Как только они оказались по другую сторону двери, Колт взорвался:
– Мама, я никуда не собираюсь уходить! Джейд сейчас очень тяжело. Мы с тобой понимаем, что роды преждевременные и ребенок может не выжить.
– Не стану тебе лгать, – ответила она. – Мы можем потерять младенца, но не потеряем Джейд. Она молода и здорова, и у вас будут другие дети. Подумай об этом, Колт, и давай помолимся, чтобы все поскорее закончилось.
– Я не могу снова потерять ее. Я клянусь…
День перешел в сумерки, а потом на сверкающее, усеянное алмазами звезд небо над Парижем – городом света – подобно бархатному занавесу, опустилась ночь.
В больнице царило спокойствие. Примерно в полночь три полных, суровых монахини проводили Колта в приемную, из которой не было ни видно, ни слышно ничего из того, что происходило в родильном зале. Он сидел один в небольшой унылой комнате, вся обстановка которой состояла из нескольких рядов деревянных скамей. В ней не было окон, и только большое распятие висело на одной из стен.

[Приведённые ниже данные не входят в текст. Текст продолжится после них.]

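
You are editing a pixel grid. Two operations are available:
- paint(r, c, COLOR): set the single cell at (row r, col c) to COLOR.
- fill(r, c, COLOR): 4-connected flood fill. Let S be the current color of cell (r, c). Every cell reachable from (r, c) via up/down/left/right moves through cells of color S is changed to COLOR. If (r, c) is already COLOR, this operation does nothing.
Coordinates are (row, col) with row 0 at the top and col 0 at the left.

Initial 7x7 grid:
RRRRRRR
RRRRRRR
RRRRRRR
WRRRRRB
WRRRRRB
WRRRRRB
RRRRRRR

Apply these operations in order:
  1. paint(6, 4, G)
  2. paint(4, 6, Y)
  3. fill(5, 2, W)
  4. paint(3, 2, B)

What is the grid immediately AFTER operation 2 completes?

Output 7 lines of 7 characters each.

Answer: RRRRRRR
RRRRRRR
RRRRRRR
WRRRRRB
WRRRRRY
WRRRRRB
RRRRGRR

Derivation:
After op 1 paint(6,4,G):
RRRRRRR
RRRRRRR
RRRRRRR
WRRRRRB
WRRRRRB
WRRRRRB
RRRRGRR
After op 2 paint(4,6,Y):
RRRRRRR
RRRRRRR
RRRRRRR
WRRRRRB
WRRRRRY
WRRRRRB
RRRRGRR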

К нему часто забегала Китти, периодически сообщавшая одно и то же: врачи все еще не знают, когда наконец родится младенец. В конце концов Колт взорвался и сказал, чтобы она больше не приходила до тех пор, пока все не закончится, ибо всякий раз, когда он слышал звук открывающейся двери, у него обрывалось сердце. «Было лучше, – думал он, – когда женщины рожали дома. – Теперь парижская элита больше не доверяет домашним родам. А семья Колтрейнов, несомненно, принадлежит к элите».
Колт никогда не испытывал желания вернуться в Париж. Он родился и вырос в Америке, а впервые приехал в Европу несколько лет назад, чтобы встретиться с родителями. Его отец Тревис Колтрейн, богатый и удачливый человек, согласился занять пост американского эмиссара во Франции только из чувства уважения к своему другу, президенту Гаррисону. Со временем родители Колта полюбили Францию, оставив сына в Америке управлять ранчо и серебряными рудниками в Неваде.
Тогдашний визит Колта завершился встречей с Джейд, которую он полюбил. Колт улыбнулся, окунувшись в счастливые воспоминания. Какая у них была красивая, воистину царская свадьба в России и незабываемый медовый месяц, проведенный в круизе вокруг греческих островов на великолепной яхте царя!